N’oublions pas que lorsque le GIEC évoque la possibilité, y compris dans les modèles les plus optimistes, de rester en deçà des +1,5 degrés (même avec des dépassements temporaires et limités), c’est avec une probabilité « d’au moins 50% »
Donc, « au moins », une chance sur deux sans certitude aucune que ce degré puisse être plus élevé.
Autant dire que nous en tenir à ce qui constituerait des objectifs minimalistes, aux résultats très incertains, revient indubitablement à jouer à la roulette russe.
Le budget carbone restant
Pour bien comprendre ce point, il nous faut revenir sur celui de la neutralité carbone. Le mieux est alors de reprendre directement les explications du GIEC, ce qui va également nous permettre d’aborder l’épineuse (et inquiétante) problématique des « puits carbone ».
Reprenons : le réchauffement global est déterminé par l’accumulation dans notre atmosphère des gaz à effet de serre. Il découle donc de nos émissions passées comme future.
Ainsi, « Pour chaque 1000 GtCO2 émis par l’activité humaine, la température moyenne mondiale augmente probablement de 0,27°C à 0,63°C (meilleure estimation de 0,45°C). Cette relation implique qu’il existe un budget carbone fini qui ne peut être dépassé afin de limiter le réchauffement à un niveau donné. » (IPCC, GW1, p 46).
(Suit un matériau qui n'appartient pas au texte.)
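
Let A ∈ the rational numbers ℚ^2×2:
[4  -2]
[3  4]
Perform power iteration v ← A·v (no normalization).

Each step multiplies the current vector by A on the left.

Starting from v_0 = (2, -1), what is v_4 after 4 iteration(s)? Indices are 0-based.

v_4 = (-248, 1244)

v_0 = (2, -1).
v_1 = A·v_0 = (10, 2).
v_2 = A·v_1 = (36, 38).
v_3 = A·v_2 = (68, 260).
v_4 = A·v_3 = (-248, 1244).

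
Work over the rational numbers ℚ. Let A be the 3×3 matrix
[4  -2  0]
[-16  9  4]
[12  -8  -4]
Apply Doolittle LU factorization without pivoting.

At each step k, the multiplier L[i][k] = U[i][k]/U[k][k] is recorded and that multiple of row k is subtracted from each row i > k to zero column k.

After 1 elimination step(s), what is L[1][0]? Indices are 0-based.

L[1][0] = -4

Step 1: pivot at (0,0) is 4.
  row1 ← row1 − (-4)·row0  ⇒  L[1][0]=-4, U row1=(0, 1, 4)
  row2 ← row2 − (3)·row0  ⇒  L[2][0]=3, U row2=(0, -2, -4)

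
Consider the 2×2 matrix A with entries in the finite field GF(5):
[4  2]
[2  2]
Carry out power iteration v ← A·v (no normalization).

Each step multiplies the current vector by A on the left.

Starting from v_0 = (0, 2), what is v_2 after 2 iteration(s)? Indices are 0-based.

v_0 = (0, 2).
v_1 = A·v_0 = (4, 4).
v_2 = A·v_1 = (4, 1).

v_2 = (4, 1)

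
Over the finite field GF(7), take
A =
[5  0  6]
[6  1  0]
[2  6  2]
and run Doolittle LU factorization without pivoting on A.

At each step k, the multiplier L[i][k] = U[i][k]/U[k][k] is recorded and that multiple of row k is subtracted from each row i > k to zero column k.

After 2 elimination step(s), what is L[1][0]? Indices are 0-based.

k=0: U[0][0]=5
  eliminate (1,0): mult=4, new row 1: (0, 1, 4); set L[1][0]=4
  eliminate (2,0): mult=6, new row 2: (0, 6, 1); set L[2][0]=6
k=1: U[1][1]=1
  eliminate (2,1): mult=6, new row 2: (0, 0, 5); set L[2][1]=6

L[1][0] = 4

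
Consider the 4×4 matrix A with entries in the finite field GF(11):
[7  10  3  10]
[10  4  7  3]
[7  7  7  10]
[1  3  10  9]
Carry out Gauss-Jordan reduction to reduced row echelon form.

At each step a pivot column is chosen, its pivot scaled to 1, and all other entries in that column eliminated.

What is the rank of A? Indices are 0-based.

rank = 4

step 1: normalize row 0 (÷7) = (1, 3, 2, 3)
  row 1: subtract 10×row0 = (0, 7, 9, 6)
  row 2: subtract 7×row0 = (0, 8, 4, 0)
  row 3: subtract 1×row0 = (0, 0, 8, 6)
step 2: normalize row 1 (÷7) = (0, 1, 6, 4)
  row 0: subtract 3×row1 = (1, 0, 6, 2)
  row 2: subtract 8×row1 = (0, 0, 0, 1)
step 3: exchange rows 2,3
step 3: normalize row 2 (÷8) = (0, 0, 1, 9)
  row 0: subtract 6×row2 = (1, 0, 0, 3)
  row 1: subtract 6×row2 = (0, 1, 0, 5)
step 4: normalize row 3 (÷1) = (0, 0, 0, 1)
  row 0: subtract 3×row3 = (1, 0, 0, 0)
  row 1: subtract 5×row3 = (0, 1, 0, 0)
  row 2: subtract 9×row3 = (0, 0, 1, 0)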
Si nous voulons freiner le réchauffement global, il nous faut donc atteindre, le plus rapidement possible, le « net zéro » ou « zéro émission nette » (autrement dit, à minima, stopper le mouvement d’accumulation). En simplifiant, ce net zéro est le point où les émissions de gaz à effet de serre, produites par l’activité humaine (« anthropiques ») sont contrebalancées par l’absorption de puits carbones supplémentaires.
Cela veut dire que si nous devons continuer à émettre « X tonnes de carbone et autres GES, nous devrons pouvoir mettre « en face » de nouveaux puits carbone, en régénérant les sols, en aménageant de nouvelles zones humides, en choyant nos prairies, en soignant et en étendant nos forêts, sans compter sur des « solutions » technologiques plus qu’hypothétiques et potentiellement dangereuses. Mais force est de constater que nous allons plutôt dans la direction opposée.
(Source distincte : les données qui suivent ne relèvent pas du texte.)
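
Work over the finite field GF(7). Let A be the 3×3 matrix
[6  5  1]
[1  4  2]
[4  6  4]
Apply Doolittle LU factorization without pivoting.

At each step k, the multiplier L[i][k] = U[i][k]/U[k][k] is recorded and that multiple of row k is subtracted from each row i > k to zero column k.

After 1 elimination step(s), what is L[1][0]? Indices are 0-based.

L[1][0] = 6

k=0: U[0][0]=6
  eliminate (1,0): mult=6, new row 1: (0, 2, 3); set L[1][0]=6
  eliminate (2,0): mult=3, new row 2: (0, 5, 1); set L[2][0]=3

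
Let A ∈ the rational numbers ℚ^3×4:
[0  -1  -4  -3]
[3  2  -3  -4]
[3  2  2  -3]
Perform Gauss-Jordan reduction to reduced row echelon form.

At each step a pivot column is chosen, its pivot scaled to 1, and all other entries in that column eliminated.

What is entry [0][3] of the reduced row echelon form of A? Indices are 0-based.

pivot(0,0): swap R0↔R1
pivot(0,0)=3: scale R0 → (1, 2/3, -1, -4/3)
  clear (2,0): R2 −= (3)R0 → (0, 0, 5, 1)
pivot(1,1)=-1: scale R1 → (0, 1, 4, 3)
  clear (0,1): R0 −= (2/3)R1 → (1, 0, -11/3, -10/3)
pivot(2,2)=5: scale R2 → (0, 0, 1, 1/5)
  clear (0,2): R0 −= (-11/3)R2 → (1, 0, 0, -13/5)
  clear (1,2): R1 −= (4)R2 → (0, 1, 0, 11/5)

M[0][3] = -13/5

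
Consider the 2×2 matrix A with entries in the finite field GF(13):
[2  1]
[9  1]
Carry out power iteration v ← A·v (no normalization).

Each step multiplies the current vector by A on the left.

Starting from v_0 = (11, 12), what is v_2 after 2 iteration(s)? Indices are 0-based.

v_2 = (10, 1)

v_0 = (11, 12).
v_1 = A·v_0 = (8, 7).
v_2 = A·v_1 = (10, 1).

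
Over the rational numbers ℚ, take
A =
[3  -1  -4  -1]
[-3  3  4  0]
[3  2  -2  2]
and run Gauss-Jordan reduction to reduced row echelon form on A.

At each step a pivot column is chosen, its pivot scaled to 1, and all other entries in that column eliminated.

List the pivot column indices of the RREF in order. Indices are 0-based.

pivot(0,0)=3: scale R0 → (1, -1/3, -4/3, -1/3)
  clear (1,0): R1 −= (-3)R0 → (0, 2, 0, -1)
  clear (2,0): R2 −= (3)R0 → (0, 3, 2, 3)
pivot(1,1)=2: scale R1 → (0, 1, 0, -1/2)
  clear (0,1): R0 −= (-1/3)R1 → (1, 0, -4/3, -1/2)
  clear (2,1): R2 −= (3)R1 → (0, 0, 2, 9/2)
pivot(2,2)=2: scale R2 → (0, 0, 1, 9/4)
  clear (0,2): R0 −= (-4/3)R2 → (1, 0, 0, 5/2)

pivot columns: 0, 1, 2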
Quel est le budget carbone restant à la date d’aujourd’hui ?
Le dernier rapport du GIEC fait un point sur notre budget carbone, avec différents scénarios d’émissions.
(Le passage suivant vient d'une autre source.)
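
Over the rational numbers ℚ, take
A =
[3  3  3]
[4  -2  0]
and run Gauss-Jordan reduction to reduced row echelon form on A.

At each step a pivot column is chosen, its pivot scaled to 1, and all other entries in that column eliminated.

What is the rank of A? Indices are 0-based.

rank = 2

pivot(0,0)=3: scale R0 → (1, 1, 1)
  clear (1,0): R1 −= (4)R0 → (0, -6, -4)
pivot(1,1)=-6: scale R1 → (0, 1, 2/3)
  clear (0,1): R0 −= (1)R1 → (1, 0, 1/3)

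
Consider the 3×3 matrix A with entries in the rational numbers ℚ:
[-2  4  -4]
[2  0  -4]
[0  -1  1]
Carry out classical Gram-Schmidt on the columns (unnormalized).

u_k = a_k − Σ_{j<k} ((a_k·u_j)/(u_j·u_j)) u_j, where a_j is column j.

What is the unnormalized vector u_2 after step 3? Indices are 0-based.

Step 1: u_0 = a_0 = (-2, 2, 0).
Step 2: u_1 = a_1 − (-1)·u_0 = (2, 2, -1).
Step 3: u_2 = a_2 − (0)·u_0 − (-17/9)·u_1 = (-2/9, -2/9, -8/9).

u_2 = (-2/9, -2/9, -8/9)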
Les estimations du rapport actuel sont beaucoup plus précises que dans le précédent rapport du GIEC. Nous savons que le réchauffement climatique est quasiment proportionnel à la quantité totale de CO2 émise, comme indiqué dans le graphique suivant :

Comme nous pouvons l’observer sur ce graphique, les futures émissions cumulées de CO2, qui varient d’un scénario à l’autre, ont un impact direct sur l’ampleur du réchauffement climatique à venir. Nous pourrions donc limiter le réchauffement climatique en limitant nos émissions de CO2. Il faut cependant noter que le scénario SSP1-1.9 des émissions, le plus optimiste, suppose une quantité énorme d’émissions négatives au cours du 21ème siècle (source).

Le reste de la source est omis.